Sphere, dielectrics and bound charge

Question

I have this situation. A conducting metal sphere of radius $a$ and charge $Q$, surrounded by a dieletric shell with inner radius $a$ and outern radius $b$.

If I try to evaluate the induced charge density $\rho_b$, in the region $a<r<b$ is it correct to say that I should get these results? $$ \vec{E}(a<r<b)=\vec{D}/\epsilon=\frac{Q}{4\pi\epsilon}\frac{\hat{r}}{r^2} $$ So, considering thath $\vec{P}=\epsilon_0\chi\vec{E}$ $$ \rho_b = -\vec{\nabla} \cdot \vec{P} = -\frac{\epsilon_0\chi Q}{4\pi\epsilon}\vec{\nabla}\cdot\bigg(\frac{\hat{r}}{r^2}\bigg)= \frac{\epsilon_0\chi Q}{2\pi\epsilon}\frac{1}{r^3} $$ My question is here because I found the solution for $\rho_b$ to be 0 on a textbook. Am I missing something?

Answer 1

You made a mistake at the last step. It is wrong to say $$\nabla\cdot \left(\frac{\hat{r}}{r^2}\right)=-2\frac{1}{r^3}$$

Divergence of inverse square radial vector field is trickier than simple 1D differentiation.

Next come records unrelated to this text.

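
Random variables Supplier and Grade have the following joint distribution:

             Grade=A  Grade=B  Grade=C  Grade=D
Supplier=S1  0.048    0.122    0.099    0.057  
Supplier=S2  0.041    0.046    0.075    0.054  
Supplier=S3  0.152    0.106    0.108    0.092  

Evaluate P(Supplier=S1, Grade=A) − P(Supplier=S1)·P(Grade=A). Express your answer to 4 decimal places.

-0.0306

P(Supplier=S1) = 0.048 + 0.122 + 0.099 + 0.057 = 0.326.
P(Grade=A) = 0.048 + 0.041 + 0.152 = 0.241.
P(Supplier=S1, Grade=A) − P(Supplier=S1)P(Grade=A) = 0.048 − 0.326×0.241 = -0.0306.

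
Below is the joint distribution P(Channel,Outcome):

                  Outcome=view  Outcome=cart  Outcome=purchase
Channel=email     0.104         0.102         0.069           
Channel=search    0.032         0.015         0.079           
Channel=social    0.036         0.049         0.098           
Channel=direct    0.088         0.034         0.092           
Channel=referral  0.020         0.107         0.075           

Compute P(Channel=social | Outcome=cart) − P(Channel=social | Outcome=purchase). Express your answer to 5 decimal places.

-0.07768

P(Outcome=cart) = 0.102 + 0.015 + 0.049 + 0.034 + 0.107 = 0.307; P(Channel=social | Outcome=cart) = 0.049/0.307 = 0.159609.
P(Outcome=purchase) = 0.069 + 0.079 + 0.098 + 0.092 + 0.075 = 0.413; P(Channel=social | Outcome=purchase) = 0.098/0.413 = 0.237288.
Difference = -0.07768.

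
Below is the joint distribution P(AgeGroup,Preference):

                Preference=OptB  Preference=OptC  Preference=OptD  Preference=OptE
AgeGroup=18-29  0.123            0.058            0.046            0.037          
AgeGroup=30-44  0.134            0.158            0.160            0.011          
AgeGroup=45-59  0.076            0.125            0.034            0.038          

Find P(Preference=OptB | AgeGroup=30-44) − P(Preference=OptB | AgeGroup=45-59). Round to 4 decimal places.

P(AgeGroup=30-44) = 0.134 + 0.158 + 0.160 + 0.011 = 0.463; P(Preference=OptB | AgeGroup=30-44) = 0.134/0.463 = 0.28942.
P(AgeGroup=45-59) = 0.076 + 0.125 + 0.034 + 0.038 = 0.273; P(Preference=OptB | AgeGroup=45-59) = 0.076/0.273 = 0.27839.
Difference = 0.0110.

0.0110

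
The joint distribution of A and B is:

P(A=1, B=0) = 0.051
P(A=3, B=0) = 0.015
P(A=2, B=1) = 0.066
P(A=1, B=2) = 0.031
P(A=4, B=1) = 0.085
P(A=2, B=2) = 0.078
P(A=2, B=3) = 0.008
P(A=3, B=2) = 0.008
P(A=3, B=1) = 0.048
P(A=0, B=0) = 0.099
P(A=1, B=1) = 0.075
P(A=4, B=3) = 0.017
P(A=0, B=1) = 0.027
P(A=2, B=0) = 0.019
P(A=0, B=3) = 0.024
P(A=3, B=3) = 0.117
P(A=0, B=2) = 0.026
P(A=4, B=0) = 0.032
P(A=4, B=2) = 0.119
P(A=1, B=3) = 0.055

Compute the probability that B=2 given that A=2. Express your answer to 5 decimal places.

P(A=2) = 0.019 + 0.066 + 0.078 + 0.008 = 0.171.
P(B=2 | A=2) = 0.078/0.171 = 0.45614.

0.45614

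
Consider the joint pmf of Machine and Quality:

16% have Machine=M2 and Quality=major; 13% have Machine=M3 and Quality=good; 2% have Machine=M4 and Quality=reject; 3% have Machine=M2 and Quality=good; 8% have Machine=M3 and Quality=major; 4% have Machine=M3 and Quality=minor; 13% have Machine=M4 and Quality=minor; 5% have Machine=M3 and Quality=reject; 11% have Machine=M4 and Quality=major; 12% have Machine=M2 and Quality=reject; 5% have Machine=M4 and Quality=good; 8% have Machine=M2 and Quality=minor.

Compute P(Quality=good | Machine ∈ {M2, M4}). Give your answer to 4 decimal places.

0.1143

P(Machine=M2) = 0.03 + 0.08 + 0.16 + 0.12 = 0.39.
P(Machine=M4) = 0.05 + 0.13 + 0.11 + 0.02 = 0.31.
P(Machine ∈ {M2, M4}) = 0.39 + 0.31 = 0.70; P(Quality=good, Machine ∈ {M2, M4}) = 0.03 + 0.05 = 0.08.
P(Quality=good | Machine ∈ {M2, M4}) = 0.08/0.70 = 0.1143.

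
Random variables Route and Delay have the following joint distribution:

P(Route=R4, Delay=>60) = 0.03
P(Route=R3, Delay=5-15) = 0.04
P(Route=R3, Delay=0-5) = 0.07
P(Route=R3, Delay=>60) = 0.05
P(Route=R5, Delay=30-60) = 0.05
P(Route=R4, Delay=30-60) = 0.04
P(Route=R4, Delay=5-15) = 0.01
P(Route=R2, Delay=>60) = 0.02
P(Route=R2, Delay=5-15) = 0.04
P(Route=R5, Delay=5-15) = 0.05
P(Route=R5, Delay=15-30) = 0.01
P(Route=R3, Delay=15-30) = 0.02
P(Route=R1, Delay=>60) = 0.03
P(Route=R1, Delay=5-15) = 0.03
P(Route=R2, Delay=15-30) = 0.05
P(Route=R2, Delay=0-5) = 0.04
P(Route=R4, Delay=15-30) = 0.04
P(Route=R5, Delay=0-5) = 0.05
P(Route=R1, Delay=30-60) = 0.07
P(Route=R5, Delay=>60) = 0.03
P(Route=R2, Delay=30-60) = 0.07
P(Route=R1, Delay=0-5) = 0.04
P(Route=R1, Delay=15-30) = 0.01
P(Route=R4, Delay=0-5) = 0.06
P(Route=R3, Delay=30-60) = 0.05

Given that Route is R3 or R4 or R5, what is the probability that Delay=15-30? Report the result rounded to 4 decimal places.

0.1167

P(Route=R3) = 0.07 + 0.04 + 0.02 + 0.05 + 0.05 = 0.23.
P(Route=R4) = 0.06 + 0.01 + 0.04 + 0.04 + 0.03 = 0.18.
P(Route=R5) = 0.05 + 0.05 + 0.01 + 0.05 + 0.03 = 0.19.
P(Route ∈ {R3, R4, R5}) = 0.23 + 0.18 + 0.19 = 0.60; P(Delay=15-30, Route ∈ {R3, R4, R5}) = 0.02 + 0.04 + 0.01 = 0.07.
P(Delay=15-30 | Route ∈ {R3, R4, R5}) = 0.07/0.60 = 0.1167.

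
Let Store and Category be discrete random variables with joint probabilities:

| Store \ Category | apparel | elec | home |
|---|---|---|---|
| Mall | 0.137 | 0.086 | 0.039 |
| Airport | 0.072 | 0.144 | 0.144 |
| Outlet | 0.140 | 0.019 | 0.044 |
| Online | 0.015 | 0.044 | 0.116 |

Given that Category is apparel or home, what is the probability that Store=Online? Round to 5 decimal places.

0.18529

P(Category=apparel) = 0.137 + 0.072 + 0.140 + 0.015 = 0.364.
P(Category=home) = 0.039 + 0.144 + 0.044 + 0.116 = 0.343.
P(Category ∈ {apparel, home}) = 0.364 + 0.343 = 0.707; P(Store=Online, Category ∈ {apparel, home}) = 0.015 + 0.116 = 0.131.
P(Store=Online | Category ∈ {apparel, home}) = 0.131/0.707 = 0.18529.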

You need to use the fact that

$$\nabla\cdot \left(\frac{\hat{r}}{r^2}\right)=\delta^3(0),$$ where $\delta^3(0)$ is the Dirac delta function centered at the origin (i.e. infinity at origin, and zero everywhere else). As the dielectric layer does not extends to the origin, so $\rho_b=0$.